We often share stories of career success, but what about the defining moments that were missteps? Career development coach Alice Olins asked three high-profile women to share the opportunities that never came to fruition – and why they mattered

I’m going to take you back to the start of 2019. Specifically to a fancy cafe in west London, where, on a cold January morning, was meeting my then business partner. We’d planned for an easy, cappuccino-filled post-Christmas catch-up, but when I arrived, I knew something had shifted. As I pulled out my chair, my gut tightened and the truth came to pass: my business partner was done. She wanted to close the business and for me to follow her lead.

This crossroads was not in my plan.

I certainly wasn’t shutting up shop, so I needed to take a leap – to trust that things would work out while continuing to put one foot in front of the other. Like many defining junctions in our lives, path-altering career moments demand we carry on with our daily activities – a collision that can feel blinding and stressful, and that can prevent us from realising that we’re simultaneously banking a formative experience.

Recognising that grim career moments can often become golden learnings is the moral of this story.
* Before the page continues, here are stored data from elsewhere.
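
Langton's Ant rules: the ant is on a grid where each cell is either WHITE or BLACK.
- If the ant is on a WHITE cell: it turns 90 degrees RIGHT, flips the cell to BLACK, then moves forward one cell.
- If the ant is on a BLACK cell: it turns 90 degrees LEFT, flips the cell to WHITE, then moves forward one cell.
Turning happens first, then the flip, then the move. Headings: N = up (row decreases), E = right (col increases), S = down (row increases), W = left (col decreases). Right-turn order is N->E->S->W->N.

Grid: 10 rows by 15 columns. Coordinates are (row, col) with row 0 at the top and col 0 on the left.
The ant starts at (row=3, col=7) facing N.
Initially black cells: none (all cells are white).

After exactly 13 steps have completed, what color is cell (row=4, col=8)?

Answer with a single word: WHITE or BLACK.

Answer: BLACK

Derivation:
Step 1: on WHITE (3,7): turn R to E, flip to black, move to (3,8). |black|=1
Step 2: on WHITE (3,8): turn R to S, flip to black, move to (4,8). |black|=2
Step 3: on WHITE (4,8): turn R to W, flip to black, move to (4,7). |black|=3
Step 4: on WHITE (4,7): turn R to N, flip to black, move to (3,7). |black|=4
Step 5: on BLACK (3,7): turn L to W, flip to white, move to (3,6). |black|=3
Step 6: on WHITE (3,6): turn R to N, flip to black, move to (2,6). |black|=4
Step 7: on WHITE (2,6): turn R to E, flip to black, move to (2,7). |black|=5
Step 8: on WHITE (2,7): turn R to S, flip to black, move to (3,7). |black|=6
Step 9: on WHITE (3,7): turn R to W, flip to black, move to (3,6). |black|=7
Step 10: on BLACK (3,6): turn L to S, flip to white, move to (4,6). |black|=6
Step 11: on WHITE (4,6): turn R to W, flip to black, move to (4,5). |black|=7
Step 12: on WHITE (4,5): turn R to N, flip to black, move to (3,5). |black|=8
Step 13: on WHITE (3,5): turn R to E, flip to black, move to (3,6). |black|=9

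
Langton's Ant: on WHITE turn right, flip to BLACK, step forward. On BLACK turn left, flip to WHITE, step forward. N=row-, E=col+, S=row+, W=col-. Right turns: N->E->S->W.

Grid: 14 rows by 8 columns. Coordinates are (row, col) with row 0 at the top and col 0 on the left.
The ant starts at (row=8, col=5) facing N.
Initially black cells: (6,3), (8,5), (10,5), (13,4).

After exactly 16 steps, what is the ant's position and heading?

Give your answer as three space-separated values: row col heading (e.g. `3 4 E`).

Step 1: on BLACK (8,5): turn L to W, flip to white, move to (8,4). |black|=3
Step 2: on WHITE (8,4): turn R to N, flip to black, move to (7,4). |black|=4
Step 3: on WHITE (7,4): turn R to E, flip to black, move to (7,5). |black|=5
Step 4: on WHITE (7,5): turn R to S, flip to black, move to (8,5). |black|=6
Step 5: on WHITE (8,5): turn R to W, flip to black, move to (8,4). |black|=7
Step 6: on BLACK (8,4): turn L to S, flip to white, move to (9,4). |black|=6
Step 7: on WHITE (9,4): turn R to W, flip to black, move to (9,3). |black|=7
Step 8: on WHITE (9,3): turn R to N, flip to black, move to (8,3). |black|=8
Step 9: on WHITE (8,3): turn R to E, flip to black, move to (8,4). |black|=9
Step 10: on WHITE (8,4): turn R to S, flip to black, move to (9,4). |black|=10
Step 11: on BLACK (9,4): turn L to E, flip to white, move to (9,5). |black|=9
Step 12: on WHITE (9,5): turn R to S, flip to black, move to (10,5). |black|=10
Step 13: on BLACK (10,5): turn L to E, flip to white, move to (10,6). |black|=9
Step 14: on WHITE (10,6): turn R to S, flip to black, move to (11,6). |black|=10
Step 15: on WHITE (11,6): turn R to W, flip to black, move to (11,5). |black|=11
Step 16: on WHITE (11,5): turn R to N, flip to black, move to (10,5). |black|=12

Answer: 10 5 N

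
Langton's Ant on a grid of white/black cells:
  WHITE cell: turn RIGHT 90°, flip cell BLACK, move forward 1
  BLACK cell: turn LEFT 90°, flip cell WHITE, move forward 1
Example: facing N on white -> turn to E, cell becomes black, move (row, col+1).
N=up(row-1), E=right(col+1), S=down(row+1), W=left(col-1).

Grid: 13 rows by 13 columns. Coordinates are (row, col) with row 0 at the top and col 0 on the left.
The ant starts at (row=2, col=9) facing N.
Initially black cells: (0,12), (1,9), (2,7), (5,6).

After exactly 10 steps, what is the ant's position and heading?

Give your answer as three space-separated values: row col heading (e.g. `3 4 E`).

Answer: 1 10 S

Derivation:
Step 1: on WHITE (2,9): turn R to E, flip to black, move to (2,10). |black|=5
Step 2: on WHITE (2,10): turn R to S, flip to black, move to (3,10). |black|=6
Step 3: on WHITE (3,10): turn R to W, flip to black, move to (3,9). |black|=7
Step 4: on WHITE (3,9): turn R to N, flip to black, move to (2,9). |black|=8
Step 5: on BLACK (2,9): turn L to W, flip to white, move to (2,8). |black|=7
Step 6: on WHITE (2,8): turn R to N, flip to black, move to (1,8). |black|=8
Step 7: on WHITE (1,8): turn R to E, flip to black, move to (1,9). |black|=9
Step 8: on BLACK (1,9): turn L to N, flip to white, move to (0,9). |black|=8
Step 9: on WHITE (0,9): turn R to E, flip to black, move to (0,10). |black|=9
Step 10: on WHITE (0,10): turn R to S, flip to black, move to (1,10). |black|=10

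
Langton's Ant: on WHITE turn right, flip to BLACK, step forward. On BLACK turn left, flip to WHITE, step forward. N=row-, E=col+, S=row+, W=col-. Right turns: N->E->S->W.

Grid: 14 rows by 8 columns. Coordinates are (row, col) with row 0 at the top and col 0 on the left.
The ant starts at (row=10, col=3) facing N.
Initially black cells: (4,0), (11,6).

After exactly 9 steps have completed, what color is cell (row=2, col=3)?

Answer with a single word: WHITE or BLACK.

Step 1: on WHITE (10,3): turn R to E, flip to black, move to (10,4). |black|=3
Step 2: on WHITE (10,4): turn R to S, flip to black, move to (11,4). |black|=4
Step 3: on WHITE (11,4): turn R to W, flip to black, move to (11,3). |black|=5
Step 4: on WHITE (11,3): turn R to N, flip to black, move to (10,3). |black|=6
Step 5: on BLACK (10,3): turn L to W, flip to white, move to (10,2). |black|=5
Step 6: on WHITE (10,2): turn R to N, flip to black, move to (9,2). |black|=6
Step 7: on WHITE (9,2): turn R to E, flip to black, move to (9,3). |black|=7
Step 8: on WHITE (9,3): turn R to S, flip to black, move to (10,3). |black|=8
Step 9: on WHITE (10,3): turn R to W, flip to black, move to (10,2). |black|=9

Answer: WHITE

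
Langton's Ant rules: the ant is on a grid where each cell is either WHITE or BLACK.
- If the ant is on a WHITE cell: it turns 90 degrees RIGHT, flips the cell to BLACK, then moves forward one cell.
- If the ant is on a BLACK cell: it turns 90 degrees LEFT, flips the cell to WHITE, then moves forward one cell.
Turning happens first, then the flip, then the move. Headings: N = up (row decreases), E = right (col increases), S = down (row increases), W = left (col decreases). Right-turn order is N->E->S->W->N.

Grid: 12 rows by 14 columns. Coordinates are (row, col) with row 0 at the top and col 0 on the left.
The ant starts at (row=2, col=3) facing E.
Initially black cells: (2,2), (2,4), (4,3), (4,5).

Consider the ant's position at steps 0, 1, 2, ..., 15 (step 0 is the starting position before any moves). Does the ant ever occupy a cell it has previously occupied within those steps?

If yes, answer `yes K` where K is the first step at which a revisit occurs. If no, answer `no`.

Answer: yes 7

Derivation:
Step 1: on WHITE (2,3): turn R to S, flip to black, move to (3,3). |black|=5 — new cell
Step 2: on WHITE (3,3): turn R to W, flip to black, move to (3,2). |black|=6 — new cell
Step 3: on WHITE (3,2): turn R to N, flip to black, move to (2,2). |black|=7 — new cell
Step 4: on BLACK (2,2): turn L to W, flip to white, move to (2,1). |black|=6 — new cell
Step 5: on WHITE (2,1): turn R to N, flip to black, move to (1,1). |black|=7 — new cell
Step 6: on WHITE (1,1): turn R to E, flip to black, move to (1,2). |black|=8 — new cell
Step 7: on WHITE (1,2): turn R to S, flip to black, move to (2,2). |black|=9 — REVISIT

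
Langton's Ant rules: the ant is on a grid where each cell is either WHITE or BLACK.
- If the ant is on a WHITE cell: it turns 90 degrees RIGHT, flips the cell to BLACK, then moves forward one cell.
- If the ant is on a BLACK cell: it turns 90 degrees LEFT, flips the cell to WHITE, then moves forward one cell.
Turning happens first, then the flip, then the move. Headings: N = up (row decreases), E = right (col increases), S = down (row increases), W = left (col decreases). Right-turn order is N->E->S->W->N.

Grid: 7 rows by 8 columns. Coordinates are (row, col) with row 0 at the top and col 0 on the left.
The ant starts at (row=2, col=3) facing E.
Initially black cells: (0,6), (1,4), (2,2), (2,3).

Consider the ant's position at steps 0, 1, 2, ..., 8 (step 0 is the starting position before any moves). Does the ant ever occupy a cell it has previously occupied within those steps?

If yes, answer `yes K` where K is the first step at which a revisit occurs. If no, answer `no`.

Answer: yes 6

Derivation:
Step 1: on BLACK (2,3): turn L to N, flip to white, move to (1,3). |black|=3 — new cell
Step 2: on WHITE (1,3): turn R to E, flip to black, move to (1,4). |black|=4 — new cell
Step 3: on BLACK (1,4): turn L to N, flip to white, move to (0,4). |black|=3 — new cell
Step 4: on WHITE (0,4): turn R to E, flip to black, move to (0,5). |black|=4 — new cell
Step 5: on WHITE (0,5): turn R to S, flip to black, move to (1,5). |black|=5 — new cell
Step 6: on WHITE (1,5): turn R to W, flip to black, move to (1,4). |black|=6 — REVISIT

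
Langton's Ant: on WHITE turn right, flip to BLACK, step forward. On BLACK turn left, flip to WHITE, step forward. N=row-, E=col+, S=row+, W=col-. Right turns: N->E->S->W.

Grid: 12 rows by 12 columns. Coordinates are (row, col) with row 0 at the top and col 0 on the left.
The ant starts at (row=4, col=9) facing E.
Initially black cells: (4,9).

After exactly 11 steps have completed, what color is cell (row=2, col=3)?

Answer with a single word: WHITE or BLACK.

Step 1: on BLACK (4,9): turn L to N, flip to white, move to (3,9). |black|=0
Step 2: on WHITE (3,9): turn R to E, flip to black, move to (3,10). |black|=1
Step 3: on WHITE (3,10): turn R to S, flip to black, move to (4,10). |black|=2
Step 4: on WHITE (4,10): turn R to W, flip to black, move to (4,9). |black|=3
Step 5: on WHITE (4,9): turn R to N, flip to black, move to (3,9). |black|=4
Step 6: on BLACK (3,9): turn L to W, flip to white, move to (3,8). |black|=3
Step 7: on WHITE (3,8): turn R to N, flip to black, move to (2,8). |black|=4
Step 8: on WHITE (2,8): turn R to E, flip to black, move to (2,9). |black|=5
Step 9: on WHITE (2,9): turn R to S, flip to black, move to (3,9). |black|=6
Step 10: on WHITE (3,9): turn R to W, flip to black, move to (3,8). |black|=7
Step 11: on BLACK (3,8): turn L to S, flip to white, move to (4,8). |black|=6

Answer: WHITE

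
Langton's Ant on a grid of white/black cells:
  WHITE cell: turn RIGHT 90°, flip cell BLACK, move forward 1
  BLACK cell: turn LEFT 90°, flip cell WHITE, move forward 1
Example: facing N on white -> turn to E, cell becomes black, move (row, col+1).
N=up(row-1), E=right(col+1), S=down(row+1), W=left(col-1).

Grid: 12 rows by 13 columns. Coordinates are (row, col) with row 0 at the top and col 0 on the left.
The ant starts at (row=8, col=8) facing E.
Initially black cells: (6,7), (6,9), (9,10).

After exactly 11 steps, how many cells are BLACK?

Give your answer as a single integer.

Step 1: on WHITE (8,8): turn R to S, flip to black, move to (9,8). |black|=4
Step 2: on WHITE (9,8): turn R to W, flip to black, move to (9,7). |black|=5
Step 3: on WHITE (9,7): turn R to N, flip to black, move to (8,7). |black|=6
Step 4: on WHITE (8,7): turn R to E, flip to black, move to (8,8). |black|=7
Step 5: on BLACK (8,8): turn L to N, flip to white, move to (7,8). |black|=6
Step 6: on WHITE (7,8): turn R to E, flip to black, move to (7,9). |black|=7
Step 7: on WHITE (7,9): turn R to S, flip to black, move to (8,9). |black|=8
Step 8: on WHITE (8,9): turn R to W, flip to black, move to (8,8). |black|=9
Step 9: on WHITE (8,8): turn R to N, flip to black, move to (7,8). |black|=10
Step 10: on BLACK (7,8): turn L to W, flip to white, move to (7,7). |black|=9
Step 11: on WHITE (7,7): turn R to N, flip to black, move to (6,7). |black|=10

Answer: 10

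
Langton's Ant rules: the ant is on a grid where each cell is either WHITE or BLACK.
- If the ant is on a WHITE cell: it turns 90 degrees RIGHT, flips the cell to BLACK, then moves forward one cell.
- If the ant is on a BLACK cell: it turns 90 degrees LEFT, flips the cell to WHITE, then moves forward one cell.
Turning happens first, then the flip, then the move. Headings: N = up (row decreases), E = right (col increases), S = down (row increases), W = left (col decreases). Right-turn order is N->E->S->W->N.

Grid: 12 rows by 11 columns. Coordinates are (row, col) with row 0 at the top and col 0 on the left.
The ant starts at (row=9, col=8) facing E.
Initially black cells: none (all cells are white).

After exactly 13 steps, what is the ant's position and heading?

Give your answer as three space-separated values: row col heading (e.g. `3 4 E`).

Step 1: on WHITE (9,8): turn R to S, flip to black, move to (10,8). |black|=1
Step 2: on WHITE (10,8): turn R to W, flip to black, move to (10,7). |black|=2
Step 3: on WHITE (10,7): turn R to N, flip to black, move to (9,7). |black|=3
Step 4: on WHITE (9,7): turn R to E, flip to black, move to (9,8). |black|=4
Step 5: on BLACK (9,8): turn L to N, flip to white, move to (8,8). |black|=3
Step 6: on WHITE (8,8): turn R to E, flip to black, move to (8,9). |black|=4
Step 7: on WHITE (8,9): turn R to S, flip to black, move to (9,9). |black|=5
Step 8: on WHITE (9,9): turn R to W, flip to black, move to (9,8). |black|=6
Step 9: on WHITE (9,8): turn R to N, flip to black, move to (8,8). |black|=7
Step 10: on BLACK (8,8): turn L to W, flip to white, move to (8,7). |black|=6
Step 11: on WHITE (8,7): turn R to N, flip to black, move to (7,7). |black|=7
Step 12: on WHITE (7,7): turn R to E, flip to black, move to (7,8). |black|=8
Step 13: on WHITE (7,8): turn R to S, flip to black, move to (8,8). |black|=9

Answer: 8 8 S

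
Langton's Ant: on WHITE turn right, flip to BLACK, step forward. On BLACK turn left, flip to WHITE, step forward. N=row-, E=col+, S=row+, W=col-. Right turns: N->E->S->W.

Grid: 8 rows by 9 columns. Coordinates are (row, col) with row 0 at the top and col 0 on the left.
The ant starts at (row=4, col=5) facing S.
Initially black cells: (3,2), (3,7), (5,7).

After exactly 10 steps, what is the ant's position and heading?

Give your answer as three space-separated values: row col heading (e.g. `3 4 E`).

Step 1: on WHITE (4,5): turn R to W, flip to black, move to (4,4). |black|=4
Step 2: on WHITE (4,4): turn R to N, flip to black, move to (3,4). |black|=5
Step 3: on WHITE (3,4): turn R to E, flip to black, move to (3,5). |black|=6
Step 4: on WHITE (3,5): turn R to S, flip to black, move to (4,5). |black|=7
Step 5: on BLACK (4,5): turn L to E, flip to white, move to (4,6). |black|=6
Step 6: on WHITE (4,6): turn R to S, flip to black, move to (5,6). |black|=7
Step 7: on WHITE (5,6): turn R to W, flip to black, move to (5,5). |black|=8
Step 8: on WHITE (5,5): turn R to N, flip to black, move to (4,5). |black|=9
Step 9: on WHITE (4,5): turn R to E, flip to black, move to (4,6). |black|=10
Step 10: on BLACK (4,6): turn L to N, flip to white, move to (3,6). |black|=9

Answer: 3 6 N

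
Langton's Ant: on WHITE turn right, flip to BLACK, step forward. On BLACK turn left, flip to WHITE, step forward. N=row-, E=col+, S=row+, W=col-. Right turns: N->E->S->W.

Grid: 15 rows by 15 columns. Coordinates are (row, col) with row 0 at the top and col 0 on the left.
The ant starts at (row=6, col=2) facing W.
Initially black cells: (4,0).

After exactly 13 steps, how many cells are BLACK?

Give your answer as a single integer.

Step 1: on WHITE (6,2): turn R to N, flip to black, move to (5,2). |black|=2
Step 2: on WHITE (5,2): turn R to E, flip to black, move to (5,3). |black|=3
Step 3: on WHITE (5,3): turn R to S, flip to black, move to (6,3). |black|=4
Step 4: on WHITE (6,3): turn R to W, flip to black, move to (6,2). |black|=5
Step 5: on BLACK (6,2): turn L to S, flip to white, move to (7,2). |black|=4
Step 6: on WHITE (7,2): turn R to W, flip to black, move to (7,1). |black|=5
Step 7: on WHITE (7,1): turn R to N, flip to black, move to (6,1). |black|=6
Step 8: on WHITE (6,1): turn R to E, flip to black, move to (6,2). |black|=7
Step 9: on WHITE (6,2): turn R to S, flip to black, move to (7,2). |black|=8
Step 10: on BLACK (7,2): turn L to E, flip to white, move to (7,3). |black|=7
Step 11: on WHITE (7,3): turn R to S, flip to black, move to (8,3). |black|=8
Step 12: on WHITE (8,3): turn R to W, flip to black, move to (8,2). |black|=9
Step 13: on WHITE (8,2): turn R to N, flip to black, move to (7,2). |black|=10

Answer: 10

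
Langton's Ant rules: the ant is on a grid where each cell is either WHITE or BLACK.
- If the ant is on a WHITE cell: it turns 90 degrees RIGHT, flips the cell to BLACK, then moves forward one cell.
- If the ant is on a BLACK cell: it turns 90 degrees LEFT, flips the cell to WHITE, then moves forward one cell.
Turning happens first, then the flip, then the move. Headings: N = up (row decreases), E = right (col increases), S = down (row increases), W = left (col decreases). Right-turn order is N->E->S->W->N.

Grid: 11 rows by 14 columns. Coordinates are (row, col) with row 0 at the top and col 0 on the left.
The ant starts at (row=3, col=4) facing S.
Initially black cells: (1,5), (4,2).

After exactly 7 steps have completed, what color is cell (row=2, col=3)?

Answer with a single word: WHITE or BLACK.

Answer: BLACK

Derivation:
Step 1: on WHITE (3,4): turn R to W, flip to black, move to (3,3). |black|=3
Step 2: on WHITE (3,3): turn R to N, flip to black, move to (2,3). |black|=4
Step 3: on WHITE (2,3): turn R to E, flip to black, move to (2,4). |black|=5
Step 4: on WHITE (2,4): turn R to S, flip to black, move to (3,4). |black|=6
Step 5: on BLACK (3,4): turn L to E, flip to white, move to (3,5). |black|=5
Step 6: on WHITE (3,5): turn R to S, flip to black, move to (4,5). |black|=6
Step 7: on WHITE (4,5): turn R to W, flip to black, move to (4,4). |black|=7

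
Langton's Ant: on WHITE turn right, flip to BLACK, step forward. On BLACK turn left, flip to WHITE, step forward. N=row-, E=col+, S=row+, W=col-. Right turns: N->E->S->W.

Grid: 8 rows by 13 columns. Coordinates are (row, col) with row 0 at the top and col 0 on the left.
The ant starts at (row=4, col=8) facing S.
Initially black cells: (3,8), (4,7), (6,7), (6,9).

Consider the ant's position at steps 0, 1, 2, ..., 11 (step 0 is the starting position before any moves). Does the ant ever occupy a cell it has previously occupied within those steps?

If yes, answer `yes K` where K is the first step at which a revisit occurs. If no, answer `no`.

Answer: yes 5

Derivation:
Step 1: on WHITE (4,8): turn R to W, flip to black, move to (4,7). |black|=5 — new cell
Step 2: on BLACK (4,7): turn L to S, flip to white, move to (5,7). |black|=4 — new cell
Step 3: on WHITE (5,7): turn R to W, flip to black, move to (5,6). |black|=5 — new cell
Step 4: on WHITE (5,6): turn R to N, flip to black, move to (4,6). |black|=6 — new cell
Step 5: on WHITE (4,6): turn R to E, flip to black, move to (4,7). |black|=7 — REVISIT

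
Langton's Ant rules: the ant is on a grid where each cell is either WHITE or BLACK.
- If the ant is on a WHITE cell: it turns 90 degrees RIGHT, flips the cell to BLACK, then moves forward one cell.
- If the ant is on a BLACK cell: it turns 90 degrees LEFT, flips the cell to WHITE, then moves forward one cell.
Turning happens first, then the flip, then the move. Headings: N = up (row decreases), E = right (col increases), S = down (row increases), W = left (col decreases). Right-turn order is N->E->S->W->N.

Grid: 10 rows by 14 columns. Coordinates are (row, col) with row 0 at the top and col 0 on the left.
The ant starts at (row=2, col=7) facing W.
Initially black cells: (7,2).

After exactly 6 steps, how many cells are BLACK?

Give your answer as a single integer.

Step 1: on WHITE (2,7): turn R to N, flip to black, move to (1,7). |black|=2
Step 2: on WHITE (1,7): turn R to E, flip to black, move to (1,8). |black|=3
Step 3: on WHITE (1,8): turn R to S, flip to black, move to (2,8). |black|=4
Step 4: on WHITE (2,8): turn R to W, flip to black, move to (2,7). |black|=5
Step 5: on BLACK (2,7): turn L to S, flip to white, move to (3,7). |black|=4
Step 6: on WHITE (3,7): turn R to W, flip to black, move to (3,6). |black|=5

Answer: 5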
As Apple co-founder Steve Jobs put it: ‘You can’t connect the dots looking forward; you can only connect them looking backwards. So you have to trust that the dots will somehow connect in your future.’

I love how Jobs verifies trust. Trust in yourself – something we master with every stumble and rejection – is what gives us space to develop our instinct muscle. When we consolidate our learnings and build this instinct, it feeds resilience and allows more acceptance of the inevitable discomforts that are part of pushing for progress and success.

Like most people, I have avoided picking through my career downers; I still come out in metaphorical hives when I think about my 23-year-old self, who was pummelled with knockbacks. I began to question my abilities, swerved the truth with friends and often felt like a failure before I’d even begun. What I’ve come to realise through my work in women’s career development is that if we watercolour the junctions, stop-off points, failures and rejections alongside our professional peaks and wins, the picture of our career resembles brilliantly interconnected paintings of many strands and discoveries.

But to see the beauty in ‘what went wrong’, we need to do some sifting through. As a career coach, I regularly come across professional heavyweights who have pinballed around and would be the first to point out they’re now in careers completely removed from their expectations at the start. For them, the misses have given them freedom: the PhD rejection became a blessing; the turned-down promotion led to a more expansive role.